Manuel, together with 16 classmates, came up with activities such as the sale of candy-grams, a soccer tournament, a dodgeball competition, a talent show and a 'famine camp' to raise money.
'Teachers and students were invited to order bags of candies from us to send out as gifts to people in the school,' said Manuel.
'The response was great. We received more than 2,000 orders.
'After deducting the cost of the candies, the rest of the money will go to OSC.'
For events like the soccer tournament, dodgeball competition and talent show, funds were mostly been raised by participants.
They had to collect a certain amount of money in order to take part, said Manuel.
In co-operation with World Vision, St Mark's School also organised a famine camp.

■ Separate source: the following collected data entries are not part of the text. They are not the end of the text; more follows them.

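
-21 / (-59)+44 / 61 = 3877 / 3599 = 1.08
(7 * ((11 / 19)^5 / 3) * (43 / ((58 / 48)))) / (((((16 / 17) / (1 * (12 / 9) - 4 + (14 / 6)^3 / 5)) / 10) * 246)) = -14009665439 / 476941237182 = -0.03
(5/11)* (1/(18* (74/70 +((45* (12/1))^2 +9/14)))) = 25/288685683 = 0.00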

'Every participant donated a minimum of HK$80,' said Manuel. 'They did not eat from 6pm to noon the next day.'
Manuel said the participants took part in seminars hosted by World Vision during the overnight camp.
Rebecca Lee Yee-man, World Vision public education officer, said St Mark's School asked the organisation to conduct seminars on global poverty and famine.
Ms Lee said students gained insight into poverty and famine after taking part in the workshops, which incorporated videos, photos and games.
Meanwhile, Diocesan Girls' School set up a mini-bazaar to raise money for OSC, inviting more than 6,000 parents and alumni to visit 86 stalls on Monday.
'Some of the products, such as umbrellas, notebooks, lunch bags and calendars, were designed by the students,' said head girl Phoebe Ko Yan-long. She said the students worked in teams to design products, find manufacturers and oversee quality control. They did everything possible to ensure the products would sell well.
'Without team spirit, the event wouldn't have been a success,' Phoebe said.